Don't look now, but the demise of the solar yieldco industry may have been overstated. In the past six months, NextEra Energy Partners (NEP -2.16%), NRG Yield (CWEN -2.40%), and Pattern Energy Group (PEGI) have all outperformed the market, and even the maligned 8point3 Energy Partners (CAFD) has come close. 

Maybe the market is starting to see the value in the consistent cash flows and dividends, or maybe stocks had fallen too far in 2016. Whatever's driving the increase, it's good news for yieldcos long term. 

CAFD Total Return Price Chart

CAFD Total Return Price data by YCharts

The yieldco chicken and egg

The way yieldcos are structured, they need low dividend yields to survive. Their plan is to issue equity and debt to acquire growth projects. If the equity dividend is too high, those projects won't be accretive and won't help drive dividend growth. 

What yieldco operators have found out is that if you can't promise dividend growth long-term, you won't get the low dividend (high stock price) from the market. Confidence is quite literally the most important thing a yieldco can earn. 

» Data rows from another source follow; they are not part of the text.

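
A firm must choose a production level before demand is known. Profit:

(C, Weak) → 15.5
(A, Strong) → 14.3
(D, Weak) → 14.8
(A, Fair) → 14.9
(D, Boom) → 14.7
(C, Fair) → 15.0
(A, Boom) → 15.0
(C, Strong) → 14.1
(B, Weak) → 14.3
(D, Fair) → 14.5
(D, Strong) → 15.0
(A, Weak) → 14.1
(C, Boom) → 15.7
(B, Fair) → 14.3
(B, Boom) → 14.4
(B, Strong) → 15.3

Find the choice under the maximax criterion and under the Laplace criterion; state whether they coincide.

maximax → C; laplace → C (agree)

Row maxima: A=15.0, B=15.3, C=15.7, D=15.0
Best best-case = 15.7 → C.
Row averages: A=14.575, B=14.575, C=15.075, D=14.75
Highest average = 15.075 → C.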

Ariel view of rural solar farm.

Image source: Getty Images.

Where dividend yields stand today

The four yieldcos I mentioned have earned different yields from the market, and that's driven their future prospects. 8point3 Energy Partners in particular saw its dividend go so high that sponsors First Solar and SunPower are evaluating whether or not it would be worthwhile to just sell the company rather than try to feed its growth. 

NEP Dividend Yield (TTM) Chart

NEP Dividend Yield (TTM) data by YCharts

NextEra Energy Partners went the opposite direction, saying it had years of 15% dividend growth in its pipeline. And NRG Yield has nearly as low a dividend, which could allow it to grow its asset base and dividend in the future as well. 

Utilities will dominate yieldcos

You may have noticed that the two yieldcos with the lowest dividends, and therefore best growth prospects, are both sponsored by utilities -- and that's no coincidence. 

Over the last year, renewable energy companies and utilities have both realized that it makes the most sense for utilities to own renewable energy projects long-term rather than renewable companies. Utilities have lower costs of capital and more flexibility, something sponsors like SunEdison, First Solar, and SunPower just can't compete with. 

That's why the market is putting more value on utility yieldcos, and over the long term that should continue. But right now the entire yieldco industry is in a slow recovery, which is a nice bounce for renewable energy investors.